I want to puke. "So what? Try to sleep and hope he . . . Shit, I have to call him, don't I?" It's not a question. How have I come to a point in my life where I see things that aren't there while I'm awake and I see things that might be there while I'm asleep?
"I do not believe the Lineages will assist you this time. The town is in an uproar over Kai's death. There have been too many fatal accidents since you've arrived, and the townspeople are searching for an explanation. The word 'murder' is being used liberally, and the Lineages' families are suspicious of you. They are not letting their children out of sight."
The truth of that sinks in. I wouldn't let my kids out of my sight, either. I show up in a prominent and unexplainable way in relation to the rash and Kai's death and, now that I think about it, to the nooses in the coffee shop, too. "Okay, I guess I gave to try without them. Do you think I can do it somewhere rather than those woods?"
Joohyuk's thoughtful. "Is it fair to say that every time he appeared, you were afraid?"
I don't like where this is going. "Yeah."
"You were also in the woods where the witches were hanged, a place that related to him personally," Joohyuk continues.
"So I have to go someplace scary that relates to him personally?"
"Sometimes extreme circumstances or emotions can break the barrier between the living and the dead." I immediately think of Sehun's story about his mother talking to his dead father.

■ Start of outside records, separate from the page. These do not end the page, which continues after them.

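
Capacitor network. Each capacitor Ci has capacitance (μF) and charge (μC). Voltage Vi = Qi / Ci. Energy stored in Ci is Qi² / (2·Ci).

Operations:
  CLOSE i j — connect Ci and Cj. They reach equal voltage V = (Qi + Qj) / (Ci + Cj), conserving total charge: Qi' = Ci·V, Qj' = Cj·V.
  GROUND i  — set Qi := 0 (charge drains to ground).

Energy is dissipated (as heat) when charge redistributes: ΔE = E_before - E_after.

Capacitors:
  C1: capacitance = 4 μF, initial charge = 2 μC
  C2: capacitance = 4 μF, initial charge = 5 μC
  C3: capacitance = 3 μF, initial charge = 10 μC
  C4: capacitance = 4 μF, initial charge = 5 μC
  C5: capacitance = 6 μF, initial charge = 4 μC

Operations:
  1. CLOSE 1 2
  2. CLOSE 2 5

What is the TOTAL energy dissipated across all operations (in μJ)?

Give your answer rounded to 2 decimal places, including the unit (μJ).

Initial: C1(4μF, Q=2μC, V=0.50V), C2(4μF, Q=5μC, V=1.25V), C3(3μF, Q=10μC, V=3.33V), C4(4μF, Q=5μC, V=1.25V), C5(6μF, Q=4μC, V=0.67V)
Op 1: CLOSE 1-2: Q_total=7.00, C_total=8.00, V=0.88; Q1=3.50, Q2=3.50; dissipated=0.562
Op 2: CLOSE 2-5: Q_total=7.50, C_total=10.00, V=0.75; Q2=3.00, Q5=4.50; dissipated=0.052
Total dissipated: 0.615 μJ

Answer: 0.61 μJ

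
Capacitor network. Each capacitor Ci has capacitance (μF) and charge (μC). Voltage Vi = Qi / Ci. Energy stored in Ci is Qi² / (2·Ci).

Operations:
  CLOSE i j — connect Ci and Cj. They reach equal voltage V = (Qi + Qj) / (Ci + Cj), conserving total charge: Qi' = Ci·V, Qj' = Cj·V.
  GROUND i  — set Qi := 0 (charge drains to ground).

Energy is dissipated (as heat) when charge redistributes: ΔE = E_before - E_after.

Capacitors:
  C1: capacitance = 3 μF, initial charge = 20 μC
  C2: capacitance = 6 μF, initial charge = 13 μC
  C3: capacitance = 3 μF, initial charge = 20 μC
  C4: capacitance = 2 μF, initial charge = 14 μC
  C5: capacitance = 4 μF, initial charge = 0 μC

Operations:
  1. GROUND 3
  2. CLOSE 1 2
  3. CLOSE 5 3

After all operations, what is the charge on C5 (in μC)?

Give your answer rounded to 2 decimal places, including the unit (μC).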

This makes sense. The majority of the time I've been in Manyeo, I was under duress of some kind. "His brother Haneul has a gravestone in Old Burying Point." The moment the words leave my mouth I regret them.

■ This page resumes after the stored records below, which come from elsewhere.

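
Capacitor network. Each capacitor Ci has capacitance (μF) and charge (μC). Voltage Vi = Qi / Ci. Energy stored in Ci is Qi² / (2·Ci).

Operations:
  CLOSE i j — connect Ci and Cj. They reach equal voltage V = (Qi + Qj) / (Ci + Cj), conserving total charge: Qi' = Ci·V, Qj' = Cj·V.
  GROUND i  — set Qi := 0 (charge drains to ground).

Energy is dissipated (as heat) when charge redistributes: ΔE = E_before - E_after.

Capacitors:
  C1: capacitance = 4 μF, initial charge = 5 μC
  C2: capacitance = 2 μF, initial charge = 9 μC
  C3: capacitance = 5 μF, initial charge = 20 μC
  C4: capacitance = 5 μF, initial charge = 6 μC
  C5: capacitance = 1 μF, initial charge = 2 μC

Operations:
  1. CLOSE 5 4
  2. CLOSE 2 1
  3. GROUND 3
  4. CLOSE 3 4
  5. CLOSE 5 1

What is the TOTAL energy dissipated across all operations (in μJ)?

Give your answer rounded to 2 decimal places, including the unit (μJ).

Answer: 49.93 μJ

Derivation:
Initial: C1(4μF, Q=5μC, V=1.25V), C2(2μF, Q=9μC, V=4.50V), C3(5μF, Q=20μC, V=4.00V), C4(5μF, Q=6μC, V=1.20V), C5(1μF, Q=2μC, V=2.00V)
Op 1: CLOSE 5-4: Q_total=8.00, C_total=6.00, V=1.33; Q5=1.33, Q4=6.67; dissipated=0.267
Op 2: CLOSE 2-1: Q_total=14.00, C_total=6.00, V=2.33; Q2=4.67, Q1=9.33; dissipated=7.042
Op 3: GROUND 3: Q3=0; energy lost=40.000
Op 4: CLOSE 3-4: Q_total=6.67, C_total=10.00, V=0.67; Q3=3.33, Q4=3.33; dissipated=2.222
Op 5: CLOSE 5-1: Q_total=10.67, C_total=5.00, V=2.13; Q5=2.13, Q1=8.53; dissipated=0.400
Total dissipated: 49.931 μJ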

"Interesting. Haneul was his younger brother. And you know how important prestige was to Changbin. Haneul bested Changbin in learning and attended overseas for university at a younger age. I would venture a guess that Changbin had mixed emotions about that. The year after he died, Changbin wrote Memorial Providences.
"So, what, am I supposed to antagonize him to make him show up?" I like the idea less and less.
"It worked with me when you read Bona's letters."
"Great. I'm going to get a flashlight." No way I'm making that mistake again.